CRACKS IN THE SUPERHIGHWAY

Many bankers contacted by Global Finance were reluctant to go on the record about CIPS’s status. It is understood that a governmental debate is under way over what limits should be imposed on the amount of renminbi transferred in a single day by CIPS users. The fear is that too fast a rollout would undermine China’s capital controls on its currency.

Right now, international clearing of the renminbi is handled by designated clearing banks in China, such as Bank of China, and by offshore centers, including Hong Kong, Singapore, London and Taipei. This is a lucrative business, and it has been observed that the major renminbi clearing banks may be relieved at CIPS’s delay, as the new payment system would eventually reduce the need for them.

No one thought that CIPS would be unveiled overnight. But two years down the road, developments on creating a global “superhighway” payment system for the renminbi have gone quiet, although the internationalization of the renminbi keeps moving at a rapid pace.

But the need for a superhighway for China’s currency is not universally felt. David Blair, managing director and founding partner of Singapore-based treasury consultancy Acarate, says CIPS is modeled on CHIPS [the US high-value payment system]. He adds, “but CHIPS and Fedwire are domestic, and for renminbi, banks can use the many designated clearers as correspondents, so I do not understand why there is even a
need for CIPS.”


Perhaps the global nature of CIPS—as opposed to the domestic nature of CHIPS—is symbolic of China’s ambitions as a rising world power.

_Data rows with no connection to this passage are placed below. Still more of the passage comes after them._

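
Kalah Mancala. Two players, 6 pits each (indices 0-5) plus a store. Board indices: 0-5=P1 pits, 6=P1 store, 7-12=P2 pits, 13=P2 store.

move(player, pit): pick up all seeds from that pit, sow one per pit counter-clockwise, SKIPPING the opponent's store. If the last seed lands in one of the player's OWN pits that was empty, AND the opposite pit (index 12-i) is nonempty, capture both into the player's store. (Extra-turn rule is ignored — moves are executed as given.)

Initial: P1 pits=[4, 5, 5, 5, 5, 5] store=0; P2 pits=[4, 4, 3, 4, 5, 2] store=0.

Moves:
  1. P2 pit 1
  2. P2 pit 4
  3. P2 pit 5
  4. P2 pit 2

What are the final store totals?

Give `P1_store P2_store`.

Move 1: P2 pit1 -> P1=[4,5,5,5,5,5](0) P2=[4,0,4,5,6,3](0)
Move 2: P2 pit4 -> P1=[5,6,6,6,5,5](0) P2=[4,0,4,5,0,4](1)
Move 3: P2 pit5 -> P1=[6,7,7,6,5,5](0) P2=[4,0,4,5,0,0](2)
Move 4: P2 pit2 -> P1=[6,7,7,6,5,5](0) P2=[4,0,0,6,1,1](3)

Answer: 0 3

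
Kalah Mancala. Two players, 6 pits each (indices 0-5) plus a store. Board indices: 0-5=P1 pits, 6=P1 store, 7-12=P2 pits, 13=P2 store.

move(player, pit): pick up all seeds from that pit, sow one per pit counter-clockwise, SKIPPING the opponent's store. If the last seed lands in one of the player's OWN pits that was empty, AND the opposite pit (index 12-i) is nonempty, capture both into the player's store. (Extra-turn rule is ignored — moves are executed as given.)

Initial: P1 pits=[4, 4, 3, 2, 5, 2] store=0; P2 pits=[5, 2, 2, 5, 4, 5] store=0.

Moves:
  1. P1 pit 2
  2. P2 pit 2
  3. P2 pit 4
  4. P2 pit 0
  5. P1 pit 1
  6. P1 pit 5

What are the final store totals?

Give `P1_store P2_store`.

Answer: 2 1

Derivation:
Move 1: P1 pit2 -> P1=[4,4,0,3,6,3](0) P2=[5,2,2,5,4,5](0)
Move 2: P2 pit2 -> P1=[4,4,0,3,6,3](0) P2=[5,2,0,6,5,5](0)
Move 3: P2 pit4 -> P1=[5,5,1,3,6,3](0) P2=[5,2,0,6,0,6](1)
Move 4: P2 pit0 -> P1=[5,5,1,3,6,3](0) P2=[0,3,1,7,1,7](1)
Move 5: P1 pit1 -> P1=[5,0,2,4,7,4](1) P2=[0,3,1,7,1,7](1)
Move 6: P1 pit5 -> P1=[5,0,2,4,7,0](2) P2=[1,4,2,7,1,7](1)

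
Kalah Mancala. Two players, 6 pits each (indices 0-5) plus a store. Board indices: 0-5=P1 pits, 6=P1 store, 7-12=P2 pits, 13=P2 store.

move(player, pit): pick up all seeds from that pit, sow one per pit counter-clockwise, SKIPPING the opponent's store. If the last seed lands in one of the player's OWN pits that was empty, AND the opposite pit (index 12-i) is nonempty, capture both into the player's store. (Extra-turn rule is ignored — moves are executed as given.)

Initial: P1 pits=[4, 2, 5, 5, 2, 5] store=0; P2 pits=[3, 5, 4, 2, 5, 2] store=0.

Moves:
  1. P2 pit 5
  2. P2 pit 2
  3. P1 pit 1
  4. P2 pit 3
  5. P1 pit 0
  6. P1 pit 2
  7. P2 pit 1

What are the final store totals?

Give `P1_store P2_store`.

Answer: 1 4

Derivation:
Move 1: P2 pit5 -> P1=[5,2,5,5,2,5](0) P2=[3,5,4,2,5,0](1)
Move 2: P2 pit2 -> P1=[5,2,5,5,2,5](0) P2=[3,5,0,3,6,1](2)
Move 3: P1 pit1 -> P1=[5,0,6,6,2,5](0) P2=[3,5,0,3,6,1](2)
Move 4: P2 pit3 -> P1=[5,0,6,6,2,5](0) P2=[3,5,0,0,7,2](3)
Move 5: P1 pit0 -> P1=[0,1,7,7,3,6](0) P2=[3,5,0,0,7,2](3)
Move 6: P1 pit2 -> P1=[0,1,0,8,4,7](1) P2=[4,6,1,0,7,2](3)
Move 7: P2 pit1 -> P1=[1,1,0,8,4,7](1) P2=[4,0,2,1,8,3](4)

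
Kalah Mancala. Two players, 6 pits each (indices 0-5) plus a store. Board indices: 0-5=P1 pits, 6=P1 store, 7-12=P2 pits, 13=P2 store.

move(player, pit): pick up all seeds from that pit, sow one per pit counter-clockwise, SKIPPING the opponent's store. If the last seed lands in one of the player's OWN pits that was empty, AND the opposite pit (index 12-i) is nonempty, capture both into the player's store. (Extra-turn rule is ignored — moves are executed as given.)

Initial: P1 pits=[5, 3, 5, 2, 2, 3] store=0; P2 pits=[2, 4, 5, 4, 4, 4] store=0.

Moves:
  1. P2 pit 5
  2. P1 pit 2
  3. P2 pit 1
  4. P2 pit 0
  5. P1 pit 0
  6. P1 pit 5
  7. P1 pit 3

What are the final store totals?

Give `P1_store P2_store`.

Move 1: P2 pit5 -> P1=[6,4,6,2,2,3](0) P2=[2,4,5,4,4,0](1)
Move 2: P1 pit2 -> P1=[6,4,0,3,3,4](1) P2=[3,5,5,4,4,0](1)
Move 3: P2 pit1 -> P1=[6,4,0,3,3,4](1) P2=[3,0,6,5,5,1](2)
Move 4: P2 pit0 -> P1=[6,4,0,3,3,4](1) P2=[0,1,7,6,5,1](2)
Move 5: P1 pit0 -> P1=[0,5,1,4,4,5](2) P2=[0,1,7,6,5,1](2)
Move 6: P1 pit5 -> P1=[0,5,1,4,4,0](3) P2=[1,2,8,7,5,1](2)
Move 7: P1 pit3 -> P1=[0,5,1,0,5,1](4) P2=[2,2,8,7,5,1](2)

Answer: 4 2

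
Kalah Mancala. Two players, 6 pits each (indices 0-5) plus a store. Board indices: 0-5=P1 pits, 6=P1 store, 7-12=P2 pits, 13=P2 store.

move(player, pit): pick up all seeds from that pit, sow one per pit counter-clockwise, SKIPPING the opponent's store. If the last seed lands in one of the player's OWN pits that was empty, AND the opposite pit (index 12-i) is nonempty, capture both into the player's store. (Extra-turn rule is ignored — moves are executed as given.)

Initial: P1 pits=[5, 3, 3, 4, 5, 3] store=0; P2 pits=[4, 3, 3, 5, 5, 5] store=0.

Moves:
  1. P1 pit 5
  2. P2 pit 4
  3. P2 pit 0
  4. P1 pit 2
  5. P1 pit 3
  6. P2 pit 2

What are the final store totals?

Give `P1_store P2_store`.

Move 1: P1 pit5 -> P1=[5,3,3,4,5,0](1) P2=[5,4,3,5,5,5](0)
Move 2: P2 pit4 -> P1=[6,4,4,4,5,0](1) P2=[5,4,3,5,0,6](1)
Move 3: P2 pit0 -> P1=[6,4,4,4,5,0](1) P2=[0,5,4,6,1,7](1)
Move 4: P1 pit2 -> P1=[6,4,0,5,6,1](2) P2=[0,5,4,6,1,7](1)
Move 5: P1 pit3 -> P1=[6,4,0,0,7,2](3) P2=[1,6,4,6,1,7](1)
Move 6: P2 pit2 -> P1=[6,4,0,0,7,2](3) P2=[1,6,0,7,2,8](2)

Answer: 3 2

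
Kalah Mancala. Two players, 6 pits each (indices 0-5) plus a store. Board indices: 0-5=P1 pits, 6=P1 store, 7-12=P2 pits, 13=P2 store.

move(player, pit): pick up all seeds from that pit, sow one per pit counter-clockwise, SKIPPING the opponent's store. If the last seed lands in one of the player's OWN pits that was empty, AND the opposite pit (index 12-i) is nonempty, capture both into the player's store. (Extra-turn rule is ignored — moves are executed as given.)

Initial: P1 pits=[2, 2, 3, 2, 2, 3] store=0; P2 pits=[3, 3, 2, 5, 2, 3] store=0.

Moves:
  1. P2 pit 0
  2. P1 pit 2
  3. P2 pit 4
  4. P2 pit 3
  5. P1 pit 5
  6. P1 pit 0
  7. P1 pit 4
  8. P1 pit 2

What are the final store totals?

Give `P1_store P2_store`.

Answer: 8 2

Derivation:
Move 1: P2 pit0 -> P1=[2,2,3,2,2,3](0) P2=[0,4,3,6,2,3](0)
Move 2: P1 pit2 -> P1=[2,2,0,3,3,4](0) P2=[0,4,3,6,2,3](0)
Move 3: P2 pit4 -> P1=[2,2,0,3,3,4](0) P2=[0,4,3,6,0,4](1)
Move 4: P2 pit3 -> P1=[3,3,1,3,3,4](0) P2=[0,4,3,0,1,5](2)
Move 5: P1 pit5 -> P1=[3,3,1,3,3,0](1) P2=[1,5,4,0,1,5](2)
Move 6: P1 pit0 -> P1=[0,4,2,4,3,0](1) P2=[1,5,4,0,1,5](2)
Move 7: P1 pit4 -> P1=[0,4,2,4,0,1](2) P2=[2,5,4,0,1,5](2)
Move 8: P1 pit2 -> P1=[0,4,0,5,0,1](8) P2=[2,0,4,0,1,5](2)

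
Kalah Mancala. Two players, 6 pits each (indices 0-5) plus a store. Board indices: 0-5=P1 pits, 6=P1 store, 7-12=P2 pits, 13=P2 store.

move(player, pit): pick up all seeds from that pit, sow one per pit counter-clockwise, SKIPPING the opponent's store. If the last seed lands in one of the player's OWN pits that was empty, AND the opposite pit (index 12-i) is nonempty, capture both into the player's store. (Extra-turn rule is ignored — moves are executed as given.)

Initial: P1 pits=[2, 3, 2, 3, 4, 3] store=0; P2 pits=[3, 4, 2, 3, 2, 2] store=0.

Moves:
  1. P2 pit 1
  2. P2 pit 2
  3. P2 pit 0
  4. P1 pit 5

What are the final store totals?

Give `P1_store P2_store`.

Move 1: P2 pit1 -> P1=[2,3,2,3,4,3](0) P2=[3,0,3,4,3,3](0)
Move 2: P2 pit2 -> P1=[2,3,2,3,4,3](0) P2=[3,0,0,5,4,4](0)
Move 3: P2 pit0 -> P1=[2,3,2,3,4,3](0) P2=[0,1,1,6,4,4](0)
Move 4: P1 pit5 -> P1=[2,3,2,3,4,0](1) P2=[1,2,1,6,4,4](0)

Answer: 1 0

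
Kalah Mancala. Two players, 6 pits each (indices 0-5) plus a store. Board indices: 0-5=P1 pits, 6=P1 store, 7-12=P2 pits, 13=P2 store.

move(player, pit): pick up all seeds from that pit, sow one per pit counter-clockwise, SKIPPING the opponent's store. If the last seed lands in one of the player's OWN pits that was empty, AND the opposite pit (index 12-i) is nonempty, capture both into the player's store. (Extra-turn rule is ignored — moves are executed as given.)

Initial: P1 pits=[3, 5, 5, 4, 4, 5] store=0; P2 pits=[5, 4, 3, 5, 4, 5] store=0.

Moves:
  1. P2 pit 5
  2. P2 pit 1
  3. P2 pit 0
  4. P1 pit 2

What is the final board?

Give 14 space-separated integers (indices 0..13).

Answer: 0 6 0 6 5 6 1 1 2 5 7 6 1 6

Derivation:
Move 1: P2 pit5 -> P1=[4,6,6,5,4,5](0) P2=[5,4,3,5,4,0](1)
Move 2: P2 pit1 -> P1=[0,6,6,5,4,5](0) P2=[5,0,4,6,5,0](6)
Move 3: P2 pit0 -> P1=[0,6,6,5,4,5](0) P2=[0,1,5,7,6,1](6)
Move 4: P1 pit2 -> P1=[0,6,0,6,5,6](1) P2=[1,2,5,7,6,1](6)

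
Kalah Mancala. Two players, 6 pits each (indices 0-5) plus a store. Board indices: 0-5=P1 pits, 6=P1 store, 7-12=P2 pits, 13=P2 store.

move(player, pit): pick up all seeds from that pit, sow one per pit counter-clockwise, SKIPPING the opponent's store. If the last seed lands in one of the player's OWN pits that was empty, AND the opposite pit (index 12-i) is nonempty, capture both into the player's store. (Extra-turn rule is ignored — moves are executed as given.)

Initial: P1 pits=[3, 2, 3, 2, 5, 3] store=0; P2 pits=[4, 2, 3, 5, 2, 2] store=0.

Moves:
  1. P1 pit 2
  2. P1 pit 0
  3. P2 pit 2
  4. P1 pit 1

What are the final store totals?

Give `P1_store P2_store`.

Answer: 0 0

Derivation:
Move 1: P1 pit2 -> P1=[3,2,0,3,6,4](0) P2=[4,2,3,5,2,2](0)
Move 2: P1 pit0 -> P1=[0,3,1,4,6,4](0) P2=[4,2,3,5,2,2](0)
Move 3: P2 pit2 -> P1=[0,3,1,4,6,4](0) P2=[4,2,0,6,3,3](0)
Move 4: P1 pit1 -> P1=[0,0,2,5,7,4](0) P2=[4,2,0,6,3,3](0)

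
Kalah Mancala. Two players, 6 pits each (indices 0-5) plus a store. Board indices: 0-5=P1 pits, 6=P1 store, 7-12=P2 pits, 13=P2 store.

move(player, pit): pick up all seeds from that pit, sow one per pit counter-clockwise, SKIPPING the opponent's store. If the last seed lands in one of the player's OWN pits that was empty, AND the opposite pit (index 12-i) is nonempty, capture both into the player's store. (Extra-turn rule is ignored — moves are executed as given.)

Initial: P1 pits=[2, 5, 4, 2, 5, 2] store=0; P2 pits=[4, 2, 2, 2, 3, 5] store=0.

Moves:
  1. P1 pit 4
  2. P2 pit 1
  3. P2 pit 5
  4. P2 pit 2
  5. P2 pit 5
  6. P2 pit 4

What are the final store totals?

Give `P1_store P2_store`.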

Blair hints at this when he muses about the need for the system: “Could it be politics, a la the BRICS’s bank?” he asks, referring to the New Development Bank to be set up by Brazil, Russia, India, China and South Africa as an alternative to the World Bank and the International Monetary Fund.

At a policy meeting in November last year, the Politburo Standing Committee of the Communist Party of China reemphasized its commitment to speeding up financial reform, pledging to double the daily trading band of the renminbi–US dollar rate and easing restrictions on cross-border capital flows in the Shanghai Free-Trade Zone, the testing area for financial reforms.